The trade deficit was largely flat in March, as exports and imports declined by the same amount. That is hardly good news since we would like to see both increasing. On the export side, we sold more food and capital goods, but that was just about it. Foreign demand for our motor vehicles, consumer products and industrial supplies dropped. Oil played a major role in that decline, but some of that may have been related to the decline in prices. Imports, though, also fell, hardly a sign that the U.S. economy is surging along. The only thing we bought more of was motor vehicles. Given the weakening sales numbers (the April pace was disappointing and that followed a truly soft March number), I am not sure that is a good thing. Adjusting for prices, it looks like the trade deficit estimate in the first GDP report was on target, so if the growth rate is changed, it is not likely to come from any major revision to the deficit.

Firms are holding on to workers quite tightly. The Challenger, Gray and Christmas April report on layoffs showed that workforce cutbacks continue to decline from 2016 levels. Just about the entire drop came from the new-found stability in the energy and computer sectors. On the other hand, retailers are closing stores like crazy and that is pumping up the layoff numbers.

Unemployment claims dropped back to labor shortage levels. That reinforces the view from the layoffs numbers that firms simply will not fire someone unless they have to, such as when they close stores.

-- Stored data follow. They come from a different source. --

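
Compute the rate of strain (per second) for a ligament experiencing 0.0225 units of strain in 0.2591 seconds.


strain_rate = delta_strain / delta_t
strain_rate = 0.0225 / 0.2591
strain_rate = 0.0868


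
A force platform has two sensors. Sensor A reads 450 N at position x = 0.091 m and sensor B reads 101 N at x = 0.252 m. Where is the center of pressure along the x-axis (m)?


COP_x = (F1*x1 + F2*x2) / (F1 + F2)
COP_x = (450*0.091 + 101*0.252) / (450 + 101)
Numerator = 66.4020
Denominator = 551
COP_x = 0.1205


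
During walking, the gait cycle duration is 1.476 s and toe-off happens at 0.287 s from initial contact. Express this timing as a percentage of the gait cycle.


pct = (event_time / cycle_time) * 100
pct = (0.287 / 1.476) * 100
ratio = 0.1944
pct = 19.4444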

MARKETS AND FED POLICY IMPLICATIONS: Today’s story is the productivity numbers. You cannot grow at a 3% pace if productivity is increasing at a 1% pace. That is because the labor force is just not there. There simply is no reserve army of the unemployed or underemployed to call on and hours worked are already fairly high. The increase in hours worked during the first quarter was less than what we saw in 2016. While jobs may be declining in traditional retailing, they are growing in Internet retailing, warehousing and distribution. Technology still requires people, either directly or indirectly. Robots may replace some workers, but a totally robotic economy is not in the near future. So, if you believe that all you need to do is loose the animal instincts of the business sector and growth will magically surge, you might want to reconsider that view. As for the health care bill, I am fascinated by the idea that the way to introduce more private sector competition into the health care system is to ramp up government payments to companies. Since when did Republicans start believing that the government should subsidize the private sector and that more government spending was a good thing? Please, someone explain this to me.